Four Thoughts



 What it Means to be Lucky

Selflessness And Compassion
Khenpo Tsultrim Gyamtso Rinpoche,
Translated by Ari Goldfield
Excerpted from the transcript of "A Commentary On What It Means To Be Lucky" (Vancouver 1998)
Originally published in Bodhi Issue 3
3 of 4 | 1, 2, 3, 4 |

Sixth verse of Lucky :

    Knowing samsara's cause is belief in 'I'
    You know its remedy to be selflessness
    So if you apply scripture and reasoning
    To gain certainty that there is no self
    And if you meditate on selflessness, you're so fortunate–
    This is what it means to be lucky.

Why is it that if we meditate on selflessness we are so fortunate? The cause of going around in the cycle of existence, the cause of all kleshas, of all mental afflictions, of performing any kind of non-virtuous, negative action, in short the root cause of any type of difficulty we could ever experience, is clinging to "I," the belief that there is a truly existent self where there really isn't one.  The antidote for believing in this self, where there really is no self, is to meditate on selflessness. Therefore, to meditate on selflessness is what it means to be fortunate, what it means to be lucky. 

Seventh verse of Lucky:

    All beings have been your father and mother
    Knowing this you train your mind in love and compassion
    This makes you stop worrying so much
    About your own comfort and happiness
    When you give rise to supreme bodhicitta–
    This is what it means to be lucky.

Bodhicitta, or the awakening mind, is called the mind turned towards supreme enlightenment.  It is the highest thought we can have. In order to give rise to it, we must first develop the attitude that all beings have been our father, our mother, our close, close family relations, our best friend, and that all beings are like that.  By thinking in that way, we are able to develop loving-kindness and compassion for others, and not only for a few others, but for all sentient beings.  We are able to develop great loving-kindness and great compassion.  Loving-kindness means that we want all other beings to be happy and to have the causes of happiness always present within them.  Compassion means that we want sentient beings to be completely free from suffering, and to always be free from the causes of any suffering.  By training our minds in this loving-kindness and compassion, we give up the notion or the quest to make ourselves happy.  We stop thinking so much about our own happiness, our own comfort, because we are concerned with others. Through the combination of all of these ways we give rise to relative bodhicitta, which means that we develop the thought, "I want to attain enlightenment for the benefit of others. That's the reason I am on this path."  When a person gives rise to that type of attitude, he is called a male bodhisattva if he is a man and a female bodhisattva if she is a woman. So it doesn't matter what you are, you are a bodhisattva if you give rise to that attitude.  And if you do that, then that is what it means to be lucky. 

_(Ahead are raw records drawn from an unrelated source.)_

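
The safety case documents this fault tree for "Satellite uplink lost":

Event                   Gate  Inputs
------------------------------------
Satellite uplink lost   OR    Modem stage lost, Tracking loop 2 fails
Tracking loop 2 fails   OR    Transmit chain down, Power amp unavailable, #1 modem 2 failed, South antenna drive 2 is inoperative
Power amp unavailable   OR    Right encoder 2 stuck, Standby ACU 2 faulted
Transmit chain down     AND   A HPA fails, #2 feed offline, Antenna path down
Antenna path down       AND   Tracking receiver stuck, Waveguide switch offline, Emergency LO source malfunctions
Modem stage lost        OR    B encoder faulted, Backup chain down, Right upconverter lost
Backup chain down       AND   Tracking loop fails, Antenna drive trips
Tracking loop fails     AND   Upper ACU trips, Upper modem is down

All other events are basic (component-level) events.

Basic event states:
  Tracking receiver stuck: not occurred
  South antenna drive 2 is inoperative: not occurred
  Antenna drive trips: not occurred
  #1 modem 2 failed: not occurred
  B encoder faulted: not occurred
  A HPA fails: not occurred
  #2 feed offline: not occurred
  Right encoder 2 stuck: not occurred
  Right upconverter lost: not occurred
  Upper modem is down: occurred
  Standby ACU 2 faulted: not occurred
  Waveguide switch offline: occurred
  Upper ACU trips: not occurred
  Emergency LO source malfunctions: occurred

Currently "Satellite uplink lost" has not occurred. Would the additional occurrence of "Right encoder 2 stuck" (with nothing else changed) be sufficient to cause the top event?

Counterfactual: set "Right encoder 2 stuck" to occurred.
Tracking loop fails [AND]: Upper ACU trips=not, Upper modem is down=occurs → not all inputs occur → does not occur.
Backup chain down [AND]: Tracking loop fails=not, Antenna drive trips=not → not all inputs occur → does not occur.
Modem stage lost [OR]: B encoder faulted=not, Backup chain down=not, Right upconverter lost=not → no input occurs → does not occur.
Antenna path down [AND]: Tracking receiver stuck=not, Waveguide switch offline=occurs, Emergency LO source malfunctions=occurs → not all inputs occur → does not occur.
Transmit chain down [AND]: A HPA fails=not, #2 feed offline=not, Antenna path down=not → not all inputs occur → does not occur.
Power amp unavailable [OR]: Right encoder 2 stuck=occurs, Standby ACU 2 faulted=not → at least one input occurs → occurs.
Tracking loop 2 fails [OR]: Transmit chain down=not, Power amp unavailable=occurs, #1 modem 2 failed=not, South antenna drive 2 is inoperative=not → at least one input occurs → occurs.
Satellite uplink lost [OR]: Modem stage lost=not, Tracking loop 2 fails=occurs → at least one input occurs → occurs.

Yes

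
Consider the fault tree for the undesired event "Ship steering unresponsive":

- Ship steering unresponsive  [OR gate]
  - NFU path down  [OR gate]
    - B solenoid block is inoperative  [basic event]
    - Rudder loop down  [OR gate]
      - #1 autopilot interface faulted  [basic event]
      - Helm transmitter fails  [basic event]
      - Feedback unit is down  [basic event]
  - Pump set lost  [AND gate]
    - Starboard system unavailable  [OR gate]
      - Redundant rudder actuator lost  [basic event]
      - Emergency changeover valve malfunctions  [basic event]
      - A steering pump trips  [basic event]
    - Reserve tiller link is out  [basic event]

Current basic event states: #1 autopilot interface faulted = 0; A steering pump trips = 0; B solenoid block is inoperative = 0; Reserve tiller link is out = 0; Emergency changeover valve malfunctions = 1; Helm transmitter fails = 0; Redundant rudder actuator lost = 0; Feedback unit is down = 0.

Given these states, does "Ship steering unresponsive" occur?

Rudder loop down [OR]: #1 autopilot interface faulted=not, Helm transmitter fails=not, Feedback unit is down=not → no input occurs → does not occur.
NFU path down [OR]: B solenoid block is inoperative=not, Rudder loop down=not → no input occurs → does not occur.
Starboard system unavailable [OR]: Redundant rudder actuator lost=not, Emergency changeover valve malfunctions=occurs, A steering pump trips=not → at least one input occurs → occurs.
Pump set lost [AND]: Starboard system unavailable=occurs, Reserve tiller link is out=not → not all inputs occur → does not occur.
Ship steering unresponsive [OR]: NFU path down=not, Pump set lost=not → no input occurs → does not occur.

No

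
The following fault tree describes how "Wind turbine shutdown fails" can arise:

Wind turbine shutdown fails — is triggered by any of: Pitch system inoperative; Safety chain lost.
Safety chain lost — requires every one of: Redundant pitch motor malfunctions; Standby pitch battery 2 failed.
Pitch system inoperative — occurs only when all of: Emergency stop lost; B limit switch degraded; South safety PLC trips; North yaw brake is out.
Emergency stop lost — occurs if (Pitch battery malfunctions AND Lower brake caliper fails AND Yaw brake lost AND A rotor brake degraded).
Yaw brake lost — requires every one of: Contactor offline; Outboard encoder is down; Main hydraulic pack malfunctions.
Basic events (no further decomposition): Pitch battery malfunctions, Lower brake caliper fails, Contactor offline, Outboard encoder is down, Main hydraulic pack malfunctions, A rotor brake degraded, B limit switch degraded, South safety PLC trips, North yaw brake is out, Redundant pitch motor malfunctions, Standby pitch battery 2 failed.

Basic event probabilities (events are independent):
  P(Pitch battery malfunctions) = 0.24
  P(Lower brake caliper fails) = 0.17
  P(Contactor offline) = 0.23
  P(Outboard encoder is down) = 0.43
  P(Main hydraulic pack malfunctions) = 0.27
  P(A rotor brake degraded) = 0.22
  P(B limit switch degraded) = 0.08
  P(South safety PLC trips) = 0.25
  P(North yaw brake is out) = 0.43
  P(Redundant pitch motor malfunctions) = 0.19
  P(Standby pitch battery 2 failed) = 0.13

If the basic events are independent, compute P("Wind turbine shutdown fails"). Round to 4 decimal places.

0.0247

P(Yaw brake lost) [AND] = 0.23 × 0.43 × 0.27 = 0.026703
P(Emergency stop lost) [AND] = 0.24 × 0.17 × 0.026703 × 0.22 = 0.000240
P(Pitch system inoperative) [AND] = 0.000240 × 0.08 × 0.25 × 0.43 = 0.000002
P(Safety chain lost) [AND] = 0.19 × 0.13 = 0.024700
P(Wind turbine shutdown fails) [OR] = 1 − (1−0.000002) × (1−0.024700) = 0.024702
Rounded to 4 decimal places: P(Wind turbine shutdown fails) ≈ 0.0247.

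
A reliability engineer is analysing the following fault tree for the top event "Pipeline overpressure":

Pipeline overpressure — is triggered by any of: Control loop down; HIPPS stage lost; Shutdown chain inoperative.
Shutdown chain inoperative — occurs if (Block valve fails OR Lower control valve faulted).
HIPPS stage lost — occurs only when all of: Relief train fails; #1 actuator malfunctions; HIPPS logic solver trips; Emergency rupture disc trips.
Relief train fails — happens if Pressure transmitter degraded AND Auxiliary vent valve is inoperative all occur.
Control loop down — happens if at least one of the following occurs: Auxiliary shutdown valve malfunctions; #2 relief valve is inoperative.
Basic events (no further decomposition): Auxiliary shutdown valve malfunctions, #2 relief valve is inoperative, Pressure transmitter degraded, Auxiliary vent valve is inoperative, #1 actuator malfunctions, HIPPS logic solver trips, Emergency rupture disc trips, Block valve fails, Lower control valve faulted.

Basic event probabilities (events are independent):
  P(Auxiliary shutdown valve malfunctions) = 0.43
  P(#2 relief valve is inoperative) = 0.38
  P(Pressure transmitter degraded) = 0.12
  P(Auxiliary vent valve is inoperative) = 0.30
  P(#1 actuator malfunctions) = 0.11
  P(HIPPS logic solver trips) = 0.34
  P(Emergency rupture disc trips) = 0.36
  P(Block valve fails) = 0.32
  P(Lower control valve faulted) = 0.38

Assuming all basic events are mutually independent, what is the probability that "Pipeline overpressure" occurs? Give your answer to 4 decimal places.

0.8511

P(Control loop down) [OR] = 1 − (1−0.43) × (1−0.38) = 0.646600
P(Relief train fails) [AND] = 0.12 × 0.30 = 0.036000
P(HIPPS stage lost) [AND] = 0.036000 × 0.11 × 0.34 × 0.36 = 0.000485
P(Shutdown chain inoperative) [OR] = 1 − (1−0.32) × (1−0.38) = 0.578400
P(Pipeline overpressure) [OR] = 1 − (1−0.646600) × (1−0.000485) × (1−0.578400) = 0.851079
Rounded to 4 decimal places: P(Pipeline overpressure) ≈ 0.8511.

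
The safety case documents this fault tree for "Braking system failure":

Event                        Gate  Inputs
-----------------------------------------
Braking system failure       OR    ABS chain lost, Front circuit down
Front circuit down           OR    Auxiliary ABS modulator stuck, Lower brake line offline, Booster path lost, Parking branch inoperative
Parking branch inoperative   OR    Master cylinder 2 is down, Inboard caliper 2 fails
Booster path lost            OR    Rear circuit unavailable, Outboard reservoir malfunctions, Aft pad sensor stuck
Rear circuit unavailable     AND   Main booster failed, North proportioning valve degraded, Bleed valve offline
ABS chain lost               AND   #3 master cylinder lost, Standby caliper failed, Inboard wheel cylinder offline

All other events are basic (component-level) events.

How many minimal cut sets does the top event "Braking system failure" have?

8

ABS chain lost [AND]: one cut set from each child combined → 1 × 1 × 1 = 1 cut set(s).
Rear circuit unavailable [AND]: one cut set from each child combined → 1 × 1 × 1 = 1 cut set(s).
Booster path lost [OR]: union of children's cut sets → 3 cut set(s).
Parking branch inoperative [OR]: union of children's cut sets → 2 cut set(s).
Front circuit down [OR]: union of children's cut sets → 7 cut set(s).
Braking system failure [OR]: union of children's cut sets → 8 cut set(s).
Minimal cut sets: {#3 master cylinder lost, Inboard wheel cylinder offline, Standby caliper failed}; {Auxiliary ABS modulator stuck}; {Lower brake line offline}; {Bleed valve offline, Main booster failed, North proportioning valve degraded}; {Outboard reservoir malfunctions}; {Aft pad sensor stuck}; {Master cylinder 2 is down}; {Inboard caliper 2 fails}.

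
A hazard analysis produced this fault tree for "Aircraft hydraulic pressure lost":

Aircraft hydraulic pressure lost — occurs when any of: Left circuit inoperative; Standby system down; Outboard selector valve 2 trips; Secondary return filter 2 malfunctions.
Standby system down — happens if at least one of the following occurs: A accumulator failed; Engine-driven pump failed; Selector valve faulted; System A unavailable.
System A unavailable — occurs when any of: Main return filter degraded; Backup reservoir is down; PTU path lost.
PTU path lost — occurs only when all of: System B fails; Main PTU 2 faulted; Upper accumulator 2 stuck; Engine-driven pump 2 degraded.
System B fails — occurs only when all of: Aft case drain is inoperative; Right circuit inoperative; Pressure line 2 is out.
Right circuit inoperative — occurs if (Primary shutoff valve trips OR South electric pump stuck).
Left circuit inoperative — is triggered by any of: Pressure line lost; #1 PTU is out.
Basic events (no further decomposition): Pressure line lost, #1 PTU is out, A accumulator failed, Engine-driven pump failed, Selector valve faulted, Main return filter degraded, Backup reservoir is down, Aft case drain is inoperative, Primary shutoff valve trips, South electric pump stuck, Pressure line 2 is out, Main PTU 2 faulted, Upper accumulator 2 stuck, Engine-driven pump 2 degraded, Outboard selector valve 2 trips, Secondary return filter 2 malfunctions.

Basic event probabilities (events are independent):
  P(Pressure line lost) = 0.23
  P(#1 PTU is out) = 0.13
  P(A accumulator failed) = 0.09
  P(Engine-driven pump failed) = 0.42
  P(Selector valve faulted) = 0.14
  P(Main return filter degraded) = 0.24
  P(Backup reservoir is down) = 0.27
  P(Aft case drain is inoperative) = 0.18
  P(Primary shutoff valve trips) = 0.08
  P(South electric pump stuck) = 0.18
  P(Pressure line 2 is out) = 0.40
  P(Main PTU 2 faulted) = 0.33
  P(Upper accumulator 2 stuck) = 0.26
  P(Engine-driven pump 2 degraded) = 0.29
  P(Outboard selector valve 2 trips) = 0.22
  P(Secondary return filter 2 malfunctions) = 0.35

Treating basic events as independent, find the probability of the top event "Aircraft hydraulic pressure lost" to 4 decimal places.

P(Left circuit inoperative) [OR] = 1 − (1−0.23) × (1−0.13) = 0.330100
P(Right circuit inoperative) [OR] = 1 − (1−0.08) × (1−0.18) = 0.245600
P(System B fails) [AND] = 0.18 × 0.245600 × 0.40 = 0.017683
P(PTU path lost) [AND] = 0.017683 × 0.33 × 0.26 × 0.29 = 0.000440
P(System A unavailable) [OR] = 1 − (1−0.24) × (1−0.27) × (1−0.000440) = 0.445444
P(Standby system down) [OR] = 1 − (1−0.09) × (1−0.42) × (1−0.14) × (1−0.445444) = 0.748283
P(Aircraft hydraulic pressure lost) [OR] = 1 − (1−0.330100) × (1−0.748283) × (1−0.22) × (1−0.35) = 0.914507
Rounded to 4 decimal places: P(Aircraft hydraulic pressure lost) ≈ 0.9145.

0.9145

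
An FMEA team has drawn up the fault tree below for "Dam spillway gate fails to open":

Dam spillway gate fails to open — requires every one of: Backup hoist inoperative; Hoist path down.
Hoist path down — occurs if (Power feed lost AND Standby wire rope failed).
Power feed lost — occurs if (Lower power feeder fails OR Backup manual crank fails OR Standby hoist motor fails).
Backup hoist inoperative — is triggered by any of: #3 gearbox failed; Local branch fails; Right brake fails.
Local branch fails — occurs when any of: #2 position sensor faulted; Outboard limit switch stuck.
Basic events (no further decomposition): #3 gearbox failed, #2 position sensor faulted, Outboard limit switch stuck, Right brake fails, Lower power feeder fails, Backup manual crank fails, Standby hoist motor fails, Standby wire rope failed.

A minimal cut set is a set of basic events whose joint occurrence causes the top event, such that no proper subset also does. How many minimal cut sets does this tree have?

12

Local branch fails [OR]: union of children's cut sets → 2 cut set(s).
Backup hoist inoperative [OR]: union of children's cut sets → 4 cut set(s).
Power feed lost [OR]: union of children's cut sets → 3 cut set(s).
Hoist path down [AND]: one cut set from each child combined → 3 × 1 = 3 cut set(s).
Dam spillway gate fails to open [AND]: one cut set from each child combined → 4 × 3 = 12 cut set(s).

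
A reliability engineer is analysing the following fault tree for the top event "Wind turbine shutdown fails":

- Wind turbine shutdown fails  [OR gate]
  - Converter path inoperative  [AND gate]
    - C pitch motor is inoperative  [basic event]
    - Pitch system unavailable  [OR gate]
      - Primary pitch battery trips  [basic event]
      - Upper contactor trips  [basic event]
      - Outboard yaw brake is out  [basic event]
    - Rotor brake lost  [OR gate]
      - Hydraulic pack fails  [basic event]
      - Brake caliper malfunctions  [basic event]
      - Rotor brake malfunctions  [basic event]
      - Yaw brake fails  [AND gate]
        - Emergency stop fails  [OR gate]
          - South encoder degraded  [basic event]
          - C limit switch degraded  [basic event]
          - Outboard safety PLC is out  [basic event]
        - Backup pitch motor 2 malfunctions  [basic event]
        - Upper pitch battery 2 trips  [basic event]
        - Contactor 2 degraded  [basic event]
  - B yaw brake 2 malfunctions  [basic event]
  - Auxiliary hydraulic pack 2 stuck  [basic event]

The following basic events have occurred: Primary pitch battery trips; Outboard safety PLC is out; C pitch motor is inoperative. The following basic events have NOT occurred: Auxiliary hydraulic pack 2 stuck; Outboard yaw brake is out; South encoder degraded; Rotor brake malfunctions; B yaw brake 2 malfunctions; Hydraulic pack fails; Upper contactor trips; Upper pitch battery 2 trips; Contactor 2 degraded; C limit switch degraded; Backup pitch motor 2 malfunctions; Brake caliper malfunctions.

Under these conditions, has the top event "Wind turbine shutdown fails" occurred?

Pitch system unavailable [OR]: Primary pitch battery trips=occurs, Upper contactor trips=not, Outboard yaw brake is out=not → at least one input occurs → occurs.
Emergency stop fails [OR]: South encoder degraded=not, C limit switch degraded=not, Outboard safety PLC is out=occurs → at least one input occurs → occurs.
Yaw brake fails [AND]: Emergency stop fails=occurs, Backup pitch motor 2 malfunctions=not, Upper pitch battery 2 trips=not, Contactor 2 degraded=not → not all inputs occur → does not occur.
Rotor brake lost [OR]: Hydraulic pack fails=not, Brake caliper malfunctions=not, Rotor brake malfunctions=not, Yaw brake fails=not → no input occurs → does not occur.
Converter path inoperative [AND]: C pitch motor is inoperative=occurs, Pitch system unavailable=occurs, Rotor brake lost=not → not all inputs occur → does not occur.
Wind turbine shutdown fails [OR]: Converter path inoperative=not, B yaw brake 2 malfunctions=not, Auxiliary hydraulic pack 2 stuck=not → no input occurs → does not occur.

No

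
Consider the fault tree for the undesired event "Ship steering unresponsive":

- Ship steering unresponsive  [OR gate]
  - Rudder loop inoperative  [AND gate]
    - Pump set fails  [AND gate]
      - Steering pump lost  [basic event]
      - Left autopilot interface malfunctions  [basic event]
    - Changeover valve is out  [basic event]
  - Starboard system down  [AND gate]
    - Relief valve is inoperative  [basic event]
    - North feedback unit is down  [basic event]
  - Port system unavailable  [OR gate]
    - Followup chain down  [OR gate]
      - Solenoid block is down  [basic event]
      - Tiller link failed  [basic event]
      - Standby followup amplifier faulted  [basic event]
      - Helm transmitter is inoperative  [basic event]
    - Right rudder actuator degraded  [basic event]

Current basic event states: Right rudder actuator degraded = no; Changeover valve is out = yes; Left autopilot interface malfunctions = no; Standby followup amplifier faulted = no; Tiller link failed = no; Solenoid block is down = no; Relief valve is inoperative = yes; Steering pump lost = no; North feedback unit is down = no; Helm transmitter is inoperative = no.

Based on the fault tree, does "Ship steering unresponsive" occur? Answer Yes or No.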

The meditation on selflessness is taught before explaining relative bodhicitta because meditation on selflessness is a meditation common to both the foundational vehicle, or the vehicle of the sravakas and the pratyekabuddhas, and also to the great vehicle of the Mahayana.  So it is common to both the Hinayana and the Mahayana, whereas the meditation on relative bodhicitta is found only in the Mahayana. It is a unique, extraordinary teaching of the Mahayana. That's why, in Rinpoche's song, that teaching  follows the foundational teaching on selflessness.